Я знаю, кто убил Лору Палмер (СИ) - Баюн София. Страница 56

— За что посадили ее отца? — спросил Яр. У него ведь была еще одна роль: «это ты ее убил». С чего бы отказываться от преимуществ, которые она давала.

— За что… — повторила она. Провела кончиками пальцев по щеке — будто сама себя утешала. — Он убил ребенка.

— Его друг сказал, что не убивал.

— Вообще-то сначала узнали про склад, — усмехнулась она. — Слушай, я посадила помидоры, помыла окна и перекрасила шкафы на кухне. Осталось перестать открывать тебе двери.

— Так не открывайте.

— Рада тебя любила, — повторила она. — Ее скоро не станет совсем. Память мутнеет, ее вещи становятся просто вещами, музыка, которую она играла — просто музыкой. А ты пока жив.
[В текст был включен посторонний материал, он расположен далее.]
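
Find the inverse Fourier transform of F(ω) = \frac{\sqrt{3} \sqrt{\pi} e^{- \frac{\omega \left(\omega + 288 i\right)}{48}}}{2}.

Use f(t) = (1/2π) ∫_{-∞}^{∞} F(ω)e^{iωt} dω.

f(t) = 3 e^{- 12 \left(t - 6\right)^{2}}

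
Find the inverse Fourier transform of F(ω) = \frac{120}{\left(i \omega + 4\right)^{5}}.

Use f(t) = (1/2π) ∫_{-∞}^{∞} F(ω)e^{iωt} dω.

f(t) = 5 t^{4} e^{- 4 t} u\left(t\right)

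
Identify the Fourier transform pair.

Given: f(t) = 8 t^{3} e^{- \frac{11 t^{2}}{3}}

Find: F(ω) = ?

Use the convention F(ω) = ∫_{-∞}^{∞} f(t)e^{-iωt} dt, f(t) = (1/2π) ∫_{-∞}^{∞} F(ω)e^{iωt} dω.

F(ω) = \frac{27 \sqrt{33} i \sqrt{\pi} \omega \left(\omega^{2} - 22\right) e^{- \frac{3 \omega^{2}}{44}}}{14641}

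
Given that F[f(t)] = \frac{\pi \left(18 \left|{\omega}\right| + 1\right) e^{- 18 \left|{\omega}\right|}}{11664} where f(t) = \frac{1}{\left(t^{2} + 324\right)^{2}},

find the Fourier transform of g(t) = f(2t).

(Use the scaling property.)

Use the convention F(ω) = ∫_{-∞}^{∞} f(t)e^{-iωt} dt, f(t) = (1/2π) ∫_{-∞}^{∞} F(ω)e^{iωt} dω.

F[g](ω) = \frac{\pi \left(9 \left|{\omega}\right| + 1\right) e^{- 9 \left|{\omega}\right|}}{23328}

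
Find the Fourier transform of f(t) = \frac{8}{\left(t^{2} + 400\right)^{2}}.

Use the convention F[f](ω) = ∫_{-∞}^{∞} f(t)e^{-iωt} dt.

F(ω) = \frac{\pi \left(20 \left|{\omega}\right| + 1\right) e^{- 20 \left|{\omega}\right|}}{2000}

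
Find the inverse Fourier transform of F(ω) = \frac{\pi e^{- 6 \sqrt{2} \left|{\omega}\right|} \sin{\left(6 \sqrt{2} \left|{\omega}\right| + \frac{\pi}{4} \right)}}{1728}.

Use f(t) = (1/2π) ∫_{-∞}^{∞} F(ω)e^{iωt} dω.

f(t) = \frac{1}{t^{4} + 20736}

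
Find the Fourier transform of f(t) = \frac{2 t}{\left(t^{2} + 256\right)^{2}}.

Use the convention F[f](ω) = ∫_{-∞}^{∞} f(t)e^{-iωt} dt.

F(ω) = - \frac{i \pi \omega e^{- 16 \left|{\omega}\right|}}{16}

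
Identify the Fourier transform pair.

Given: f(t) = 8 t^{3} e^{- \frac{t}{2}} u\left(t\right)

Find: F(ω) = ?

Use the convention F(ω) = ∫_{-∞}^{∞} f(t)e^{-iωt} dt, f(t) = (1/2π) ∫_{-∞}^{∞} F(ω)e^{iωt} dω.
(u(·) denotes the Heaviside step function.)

F(ω) = \frac{768}{\left(2 i \omega + 1\right)^{4}}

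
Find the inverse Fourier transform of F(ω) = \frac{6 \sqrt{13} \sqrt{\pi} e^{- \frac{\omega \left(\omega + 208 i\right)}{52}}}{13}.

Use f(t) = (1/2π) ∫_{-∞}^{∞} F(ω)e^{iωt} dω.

f(t) = 6 e^{- 13 \left(t - 4\right)^{2}}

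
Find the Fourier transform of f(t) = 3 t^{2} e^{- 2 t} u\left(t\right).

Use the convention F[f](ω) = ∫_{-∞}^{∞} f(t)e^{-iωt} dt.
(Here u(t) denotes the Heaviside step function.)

F(ω) = \frac{6}{\left(i \omega + 2\right)^{3}}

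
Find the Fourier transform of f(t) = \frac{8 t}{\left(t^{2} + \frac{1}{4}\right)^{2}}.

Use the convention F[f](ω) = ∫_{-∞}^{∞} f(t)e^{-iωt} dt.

F(ω) = - 8 i \pi \omega e^{- \frac{\left|{\omega}\right|}{2}}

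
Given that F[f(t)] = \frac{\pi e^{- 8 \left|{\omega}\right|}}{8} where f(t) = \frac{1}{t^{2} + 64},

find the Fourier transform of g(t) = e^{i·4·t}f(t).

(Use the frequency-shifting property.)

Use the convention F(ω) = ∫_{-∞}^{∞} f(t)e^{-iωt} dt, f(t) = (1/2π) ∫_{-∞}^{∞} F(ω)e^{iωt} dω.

F[g](ω) = \frac{\pi e^{- 8 \left|{\omega - 4}\right|}}{8}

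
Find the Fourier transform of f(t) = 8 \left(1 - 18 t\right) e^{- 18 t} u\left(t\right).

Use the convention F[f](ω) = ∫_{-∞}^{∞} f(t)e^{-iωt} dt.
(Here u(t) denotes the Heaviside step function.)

F(ω) = \frac{8 i \omega}{- \omega^{2} + 36 i \omega + 324}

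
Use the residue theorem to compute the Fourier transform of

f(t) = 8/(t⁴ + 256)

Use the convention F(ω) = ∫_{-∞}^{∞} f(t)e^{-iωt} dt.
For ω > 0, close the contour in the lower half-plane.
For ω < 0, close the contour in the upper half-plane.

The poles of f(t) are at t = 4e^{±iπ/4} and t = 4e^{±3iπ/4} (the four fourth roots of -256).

Let g(z) = f(z)e^{-iωz}; for large |z| the factor e^{-iωz} decays in the lower half-plane when ω > 0 and in the upper half-plane when ω < 0.

Case ω > 0 (lower half-plane, clockwise contour ⇒ F(ω) = -2πi·ΣRes):
  Res_{z = - 2 \sqrt{2} - 2 \sqrt{2} i} g(z) = \frac{\sqrt{2} i \left(1 - i\right) e^{2 \sqrt{2} \omega \left(-1 + i\right)}}{64}
  Res_{z = 2 \sqrt{2} - 2 \sqrt{2} i} g(z) = \frac{\sqrt{2} i \left(1 + i\right) e^{- 2 \sqrt{2} \omega \left(1 + i\right)}}{64}
  F(ω) = -2πi·ΣRes = \frac{\sqrt{2} \pi \left(1 - i\right) \left(e^{4 \sqrt{2} i \omega} + i\right) e^{- 2 \sqrt{2} \omega \left(1 + i\right)}}{32} = \frac{\pi e^{- 2 \sqrt{2} \omega} \sin{\left(2 \sqrt{2} \omega + \frac{\pi}{4} \right)}}{8}

Case ω < 0 (upper half-plane, counterclockwise contour ⇒ F(ω) = +2πi·ΣRes):
  Res_{z = 2 \sqrt{2} + 2 \sqrt{2} i} g(z) = \frac{\sqrt{2} i \left(-1 + i\right) e^{2 \sqrt{2} \omega \left(1 - i\right)}}{64}
  Res_{z = - 2 \sqrt{2} + 2 \sqrt{2} i} g(z) = \frac{\sqrt{2} \left(1 - i\right) e^{2 \sqrt{2} \omega \left(1 + i\right)}}{64}
  F(ω) = 2πi·ΣRes = - \frac{\sqrt{2} i \pi \left(i \left(1 - i\right) e^{2 \sqrt{2} \omega \left(1 - i\right)} - \left(1 - i\right) e^{2 \sqrt{2} \omega \left(1 + i\right)}\right)}{32} = \frac{\pi e^{2 \sqrt{2} \omega} \cos{\left(2 \sqrt{2} \omega + \frac{\pi}{4} \right)}}{8}

Both cases combine into a single formula in |ω|:

F(ω) = \frac{\pi e^{- 2 \sqrt{2} \left|{\omega}\right|} \sin{\left(2 \sqrt{2} \left|{\omega}\right| + \frac{\pi}{4} \right)}}{8}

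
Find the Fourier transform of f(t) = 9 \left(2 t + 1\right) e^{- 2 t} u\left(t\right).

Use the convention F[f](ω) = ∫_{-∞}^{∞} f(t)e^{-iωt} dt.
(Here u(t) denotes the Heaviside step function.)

F(ω) = \frac{9 \left(- i \omega - 4\right)}{\omega^{2} - 4 i \omega - 4}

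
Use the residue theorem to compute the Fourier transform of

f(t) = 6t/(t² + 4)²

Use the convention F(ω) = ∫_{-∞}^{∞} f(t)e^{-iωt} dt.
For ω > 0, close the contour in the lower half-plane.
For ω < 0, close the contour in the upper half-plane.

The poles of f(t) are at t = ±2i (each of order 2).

Let g(z) = f(z)e^{-iωz}; for large |z| the factor e^{-iωz} decays in the lower half-plane when ω > 0 and in the upper half-plane when ω < 0.

Case ω > 0 (lower half-plane, clockwise contour ⇒ F(ω) = -2πi·ΣRes):
  Res_{z = - 2 i} g(z) = \frac{3 \omega e^{- 2 \omega}}{4} (pole of order 2)
  F(ω) = -2πi·ΣRes = - \frac{3 i \pi \omega e^{- 2 \omega}}{2}

Case ω < 0 (upper half-plane, counterclockwise contour ⇒ F(ω) = +2πi·ΣRes):
  Res_{z = 2 i} g(z) = - \frac{3 \omega e^{2 \omega}}{4} (pole of order 2)
  F(ω) = 2πi·ΣRes = - \frac{3 i \pi \omega e^{2 \omega}}{2}

Both cases combine into a single formula in |ω|:

F(ω) = - \frac{3 i \pi \omega e^{- 2 \left|{\omega}\right|}}{2}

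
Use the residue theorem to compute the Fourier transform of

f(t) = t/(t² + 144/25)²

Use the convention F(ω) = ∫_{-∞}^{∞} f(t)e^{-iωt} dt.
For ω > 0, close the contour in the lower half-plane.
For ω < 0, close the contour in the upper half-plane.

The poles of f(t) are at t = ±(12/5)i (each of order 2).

Let g(z) = f(z)e^{-iωz}; for large |z| the factor e^{-iωz} decays in the lower half-plane when ω > 0 and in the upper half-plane when ω < 0.

Case ω > 0 (lower half-plane, clockwise contour ⇒ F(ω) = -2πi·ΣRes):
  Res_{z = - \frac{12 i}{5}} g(z) = \frac{5 \omega e^{- \frac{12 \omega}{5}}}{48} (pole of order 2)
  F(ω) = -2πi·ΣRes = - \frac{5 i \pi \omega e^{- \frac{12 \omega}{5}}}{24}

Case ω < 0 (upper half-plane, counterclockwise contour ⇒ F(ω) = +2πi·ΣRes):
  Res_{z = \frac{12 i}{5}} g(z) = - \frac{5 \omega e^{\frac{12 \omega}{5}}}{48} (pole of order 2)
  F(ω) = 2πi·ΣRes = - \frac{5 i \pi \omega e^{\frac{12 \omega}{5}}}{24}

Both cases combine into a single formula in |ω|:

F(ω) = - \frac{5 i \pi \omega e^{- \frac{12 \left|{\omega}\right|}{5}}}{24}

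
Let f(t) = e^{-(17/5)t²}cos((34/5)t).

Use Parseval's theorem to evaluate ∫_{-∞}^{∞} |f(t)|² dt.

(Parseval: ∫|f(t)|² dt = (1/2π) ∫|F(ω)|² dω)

∫|f(t)|² dt = \frac{\sqrt{170} \sqrt{\pi} \left(1 + e^{\frac{34}{5}}\right)}{68 e^{\frac{34}{5}}}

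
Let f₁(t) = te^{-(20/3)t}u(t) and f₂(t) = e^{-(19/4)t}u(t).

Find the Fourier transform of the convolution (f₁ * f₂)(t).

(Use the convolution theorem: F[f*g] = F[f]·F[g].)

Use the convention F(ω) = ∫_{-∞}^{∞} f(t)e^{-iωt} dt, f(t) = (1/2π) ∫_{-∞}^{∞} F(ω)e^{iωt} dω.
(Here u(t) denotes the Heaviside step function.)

F[f₁*f₂](ω) = \frac{36}{\left(3 i \omega + 20\right)^{2} \left(4 i \omega + 19\right)}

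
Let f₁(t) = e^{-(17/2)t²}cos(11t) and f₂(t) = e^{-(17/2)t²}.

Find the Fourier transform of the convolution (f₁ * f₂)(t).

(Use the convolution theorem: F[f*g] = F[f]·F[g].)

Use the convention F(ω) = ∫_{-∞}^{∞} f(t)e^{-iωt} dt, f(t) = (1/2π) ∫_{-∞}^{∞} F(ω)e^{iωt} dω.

F[f₁*f₂](ω) = \frac{\pi \left(e^{\frac{22 \omega}{17}} + 1\right) e^{- \frac{\omega^{2}}{17} - \frac{11 \omega}{17} - \frac{121}{34}}}{17}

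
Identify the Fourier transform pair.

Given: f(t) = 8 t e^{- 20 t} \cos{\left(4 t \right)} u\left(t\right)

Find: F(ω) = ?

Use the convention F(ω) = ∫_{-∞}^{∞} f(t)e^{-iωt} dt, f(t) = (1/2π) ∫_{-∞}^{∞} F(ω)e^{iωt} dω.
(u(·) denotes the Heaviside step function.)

F(ω) = \frac{8 \left(\left(i \omega + 20\right)^{2} - 16\right)}{\left(\left(i \omega + 20\right)^{2} + 16\right)^{2}}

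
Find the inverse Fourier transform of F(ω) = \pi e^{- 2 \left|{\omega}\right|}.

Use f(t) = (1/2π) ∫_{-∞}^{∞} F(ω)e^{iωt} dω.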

Яр не стал отвечать. Снял книгу с полки. Обычная была обложка — черная, с прямоугольником репродукции какой-то картины. На «какой-то картине» пятна складывались в синюю женщину, красную корову и летающие часы. Такое искусство Яр никогда не понимал, даже в качестве обложек для музыкальных альбомов.

— За что он сидел?

Она присела на самый край дивана, чтобы не потревожить небрежно накинутый ярко-желтый плед. Сцепила руки в замок.

— Я не буду рассказывать кто, что и где воровал. В основном это была габаритная техника. Артур зачем-то в это ввязался. Нет, я знаю, зачем — меня учили, что у мужчины неправильно спрашивать, откуда берутся деньги. И еще что они должны всегда быть. Мне это казалось правильным. Раде нужно было пианино, концертные платья, билеты на конкурсы. Я боялась нищеты. Она тогда была повсюду, карточки, картонные коробки с мороженой курицей на улице, в грязи…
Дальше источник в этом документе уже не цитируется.